16.  DHS modify policy to require that, in the event DHS refers a child for examination by a physician, the CPW attempt to contact the physician in advance of the examination and inform the physician about the child’s injury or condition, any explanation given for the injury or condition, and other pertinent history concerning the child.  If the CPW discovers during the assessment any additional relevant information regarding the cause or explanation for the child’s injury or condition, the CPW should contact and confer with the doctor again.


17.  DHS adopt a policy encouraging the use of cameras, bruising color charts, and injury measurement instruments in conducting assessments, whenever possible, to document visible injuries and other evidence relevant to the assessment.  All CPWs should be equipped with a camera, a bruising color chart, and injury measurement tools.  DHS should also develop and provide an appropriate training curriculum for the use of cameras, color charts and injury measurement tools.


18.  DHS clarify policy stating when it is essential or necessary to make a visit to the home in conducting an assessment of the child and the family, and when it may be appropriate to attempt unannounced home visits.


19.  DHS and the Iowa General Assembly review the 20-business day time-frame for completion of assessments to determine if it allows adequate time to conduct thorough assessments and complete the written Assessment Summaries.  Consideration should be given to allow supervisors and program staff to grant limited extensions in cases when extensions are clearly necessary.


[Although the Ombudsman did not find any evidence to indicate that the 20-business day time-frame for completion of an assessment impacted how Shelby Duis’case was handled, the Ombudsman believes that a rigid 20-day time-frame may be an artificial and potentially counterproductive requirement.]


20.  DHS develop a standardized process for recommending and making referrals for DHS services, to assure that recommended services are properly and timely referred and acted upon; DHS develop a separate referral form or revise a current referral form to prominently document the specific services recommended, any priority or urgency in implementing them, and any subsequent actions taken on the recommendations (i.e., approval, assignment, referral, initiation).


DHS should review the process for recommending, referring and initiating services, including completion of necessary paperwork, to find ways to improve the initiation and delivery of services.


21.     DHS increase the frequency and depth of supervisory and program staff review of completed intakes and assessments, and encourage consultation with supervisory and program staff; DHS adopt a policy requiring supervisors to review all relevant information in the assessment file, before approving the Assessment Summary; DHS evaluate whether it has staffing resources necessary to provide adequate review, oversight, and consultation, and if such resources are inadequate, make any required personnel and budgetary requests to the Governor and the General Assembly.

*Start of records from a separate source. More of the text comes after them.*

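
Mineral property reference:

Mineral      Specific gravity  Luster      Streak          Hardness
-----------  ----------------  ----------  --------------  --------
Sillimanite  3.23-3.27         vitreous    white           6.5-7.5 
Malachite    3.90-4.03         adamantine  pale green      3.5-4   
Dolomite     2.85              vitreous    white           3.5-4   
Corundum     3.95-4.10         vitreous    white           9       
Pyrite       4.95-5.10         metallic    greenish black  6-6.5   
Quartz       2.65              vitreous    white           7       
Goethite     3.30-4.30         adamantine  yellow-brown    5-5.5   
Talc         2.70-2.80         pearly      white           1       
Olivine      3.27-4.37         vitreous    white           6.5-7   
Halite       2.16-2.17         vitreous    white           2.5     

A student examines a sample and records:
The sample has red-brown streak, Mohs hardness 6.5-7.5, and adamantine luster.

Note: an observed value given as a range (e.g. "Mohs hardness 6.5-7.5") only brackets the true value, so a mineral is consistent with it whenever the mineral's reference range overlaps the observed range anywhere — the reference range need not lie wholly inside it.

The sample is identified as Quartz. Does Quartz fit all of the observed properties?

Red-brown streak — Quartz has white streak; inconsistent.
Mohs hardness 6.5-7.5 — matches Quartz (hardness 7).
Adamantine luster — Quartz has vitreous luster; inconsistent.
2 of the observed properties are inconsistent with Quartz.

No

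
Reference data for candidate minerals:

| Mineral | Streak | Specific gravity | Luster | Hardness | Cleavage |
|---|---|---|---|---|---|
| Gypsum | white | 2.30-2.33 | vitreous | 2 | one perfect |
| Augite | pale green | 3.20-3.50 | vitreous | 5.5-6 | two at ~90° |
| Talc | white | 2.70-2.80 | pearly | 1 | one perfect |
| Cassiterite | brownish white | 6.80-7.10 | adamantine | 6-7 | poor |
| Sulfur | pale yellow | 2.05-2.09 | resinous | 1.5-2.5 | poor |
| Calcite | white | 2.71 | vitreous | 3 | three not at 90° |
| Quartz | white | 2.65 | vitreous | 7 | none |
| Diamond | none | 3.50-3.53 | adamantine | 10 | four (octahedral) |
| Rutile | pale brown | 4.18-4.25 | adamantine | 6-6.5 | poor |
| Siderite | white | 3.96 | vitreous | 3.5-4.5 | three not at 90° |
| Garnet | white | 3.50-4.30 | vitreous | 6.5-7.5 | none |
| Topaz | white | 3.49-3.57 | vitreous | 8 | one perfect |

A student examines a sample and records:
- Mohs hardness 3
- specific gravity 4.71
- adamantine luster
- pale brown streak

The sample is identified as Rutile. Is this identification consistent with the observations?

No

Mohs hardness 3 — Rutile has hardness 6-6.5; a mismatch.
Specific gravity 4.71 — Rutile has SG 4.18-4.25; a mismatch.
Adamantine luster — consistent with Rutile (adamantine luster).
Pale brown streak — consistent with Rutile (pale brown streak).
2 of the observed properties are inconsistent with Rutile.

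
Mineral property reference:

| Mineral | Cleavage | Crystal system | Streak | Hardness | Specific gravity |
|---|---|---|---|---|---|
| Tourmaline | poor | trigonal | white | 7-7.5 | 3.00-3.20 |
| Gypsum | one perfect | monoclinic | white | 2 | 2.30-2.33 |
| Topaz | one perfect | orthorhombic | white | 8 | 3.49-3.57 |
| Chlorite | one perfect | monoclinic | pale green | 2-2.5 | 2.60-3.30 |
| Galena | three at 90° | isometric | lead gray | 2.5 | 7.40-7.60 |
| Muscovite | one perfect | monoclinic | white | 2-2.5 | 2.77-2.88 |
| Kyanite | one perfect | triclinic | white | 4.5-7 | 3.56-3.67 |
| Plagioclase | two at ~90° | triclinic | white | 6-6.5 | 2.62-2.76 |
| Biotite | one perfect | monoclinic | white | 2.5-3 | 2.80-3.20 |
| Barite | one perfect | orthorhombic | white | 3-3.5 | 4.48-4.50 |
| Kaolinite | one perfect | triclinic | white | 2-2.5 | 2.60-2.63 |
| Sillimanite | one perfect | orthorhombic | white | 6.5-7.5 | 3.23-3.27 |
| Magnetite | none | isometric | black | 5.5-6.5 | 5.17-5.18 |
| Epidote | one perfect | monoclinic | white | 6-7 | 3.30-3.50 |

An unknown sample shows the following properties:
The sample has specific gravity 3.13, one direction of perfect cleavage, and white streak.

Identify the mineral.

Biotite

Specific gravity 3.13: only Tourmaline, Chlorite, Biotite remain.
One direction of perfect cleavage eliminates Tourmaline.
White streak rules out Chlorite.
Biotite is the sole remaining match.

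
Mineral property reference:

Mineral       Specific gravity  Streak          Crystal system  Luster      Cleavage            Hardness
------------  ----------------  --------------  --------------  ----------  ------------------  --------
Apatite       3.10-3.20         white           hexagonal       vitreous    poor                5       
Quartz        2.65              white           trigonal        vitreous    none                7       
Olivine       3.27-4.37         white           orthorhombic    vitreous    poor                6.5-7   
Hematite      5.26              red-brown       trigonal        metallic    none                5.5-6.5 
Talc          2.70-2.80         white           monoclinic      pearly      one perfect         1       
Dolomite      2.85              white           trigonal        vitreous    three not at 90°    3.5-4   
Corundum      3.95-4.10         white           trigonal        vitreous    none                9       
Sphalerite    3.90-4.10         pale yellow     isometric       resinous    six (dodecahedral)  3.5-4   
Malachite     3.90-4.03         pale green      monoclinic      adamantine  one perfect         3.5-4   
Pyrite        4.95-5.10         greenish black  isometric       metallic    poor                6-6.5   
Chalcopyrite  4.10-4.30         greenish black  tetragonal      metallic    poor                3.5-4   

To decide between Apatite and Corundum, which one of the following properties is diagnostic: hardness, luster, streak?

hardness

Hardness: Apatite 5, Corundum 9 — distinct.
Luster: both vitreous — same for both.
Streak: both white — same for both.
Hardness is the diagnostic property here.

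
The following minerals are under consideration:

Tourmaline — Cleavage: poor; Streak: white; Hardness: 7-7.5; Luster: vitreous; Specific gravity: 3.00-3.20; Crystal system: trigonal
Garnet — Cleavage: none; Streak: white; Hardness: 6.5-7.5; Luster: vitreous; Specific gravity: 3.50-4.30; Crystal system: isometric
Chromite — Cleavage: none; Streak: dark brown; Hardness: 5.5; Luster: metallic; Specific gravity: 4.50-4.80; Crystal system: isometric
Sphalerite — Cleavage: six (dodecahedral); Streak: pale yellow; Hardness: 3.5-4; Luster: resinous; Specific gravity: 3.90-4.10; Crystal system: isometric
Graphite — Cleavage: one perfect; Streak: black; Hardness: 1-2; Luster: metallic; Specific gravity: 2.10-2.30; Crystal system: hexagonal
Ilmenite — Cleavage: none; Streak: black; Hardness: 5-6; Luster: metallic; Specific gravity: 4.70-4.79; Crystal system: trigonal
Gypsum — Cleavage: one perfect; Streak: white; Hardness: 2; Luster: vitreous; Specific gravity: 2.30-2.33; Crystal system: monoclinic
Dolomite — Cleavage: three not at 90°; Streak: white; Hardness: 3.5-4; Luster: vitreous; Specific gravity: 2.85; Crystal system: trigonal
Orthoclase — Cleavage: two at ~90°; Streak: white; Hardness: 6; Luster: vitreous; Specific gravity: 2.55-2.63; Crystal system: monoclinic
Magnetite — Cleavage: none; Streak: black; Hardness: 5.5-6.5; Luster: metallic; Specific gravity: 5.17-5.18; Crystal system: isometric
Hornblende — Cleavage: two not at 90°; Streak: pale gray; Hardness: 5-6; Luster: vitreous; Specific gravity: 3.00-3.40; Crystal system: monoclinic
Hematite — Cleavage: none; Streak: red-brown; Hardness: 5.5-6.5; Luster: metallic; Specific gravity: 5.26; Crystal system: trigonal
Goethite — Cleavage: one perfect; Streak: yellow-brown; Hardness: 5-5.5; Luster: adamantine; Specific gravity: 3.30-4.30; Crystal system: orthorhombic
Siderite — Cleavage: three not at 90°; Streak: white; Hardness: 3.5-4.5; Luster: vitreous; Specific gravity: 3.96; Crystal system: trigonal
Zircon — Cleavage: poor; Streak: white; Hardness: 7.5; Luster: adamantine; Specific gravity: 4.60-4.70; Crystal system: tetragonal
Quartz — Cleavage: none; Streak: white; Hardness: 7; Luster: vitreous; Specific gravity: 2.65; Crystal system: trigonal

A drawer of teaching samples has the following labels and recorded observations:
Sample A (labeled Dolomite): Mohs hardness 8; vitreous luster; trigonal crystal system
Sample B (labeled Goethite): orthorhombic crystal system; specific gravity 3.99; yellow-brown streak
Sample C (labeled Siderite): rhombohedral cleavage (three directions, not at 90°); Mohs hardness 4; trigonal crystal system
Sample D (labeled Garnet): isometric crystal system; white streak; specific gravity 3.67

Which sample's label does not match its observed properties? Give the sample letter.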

22    DHS review how effectively multi-disciplinary teams are functioning across the state and find ways to improve the development and utilization of all multi-disciplinary teams as a  resource for CPWs.




23.  DHS and other appropriate Iowa officials, such as the Attorney General, the Department of Public Health and the University of Iowa Health Care collaboratively study the accessibility to and the sufficiency of medical child abuse expertise available to DHS child protection staff.  Based upon this evaluation, take the necessary steps to provide or obtain such expertise.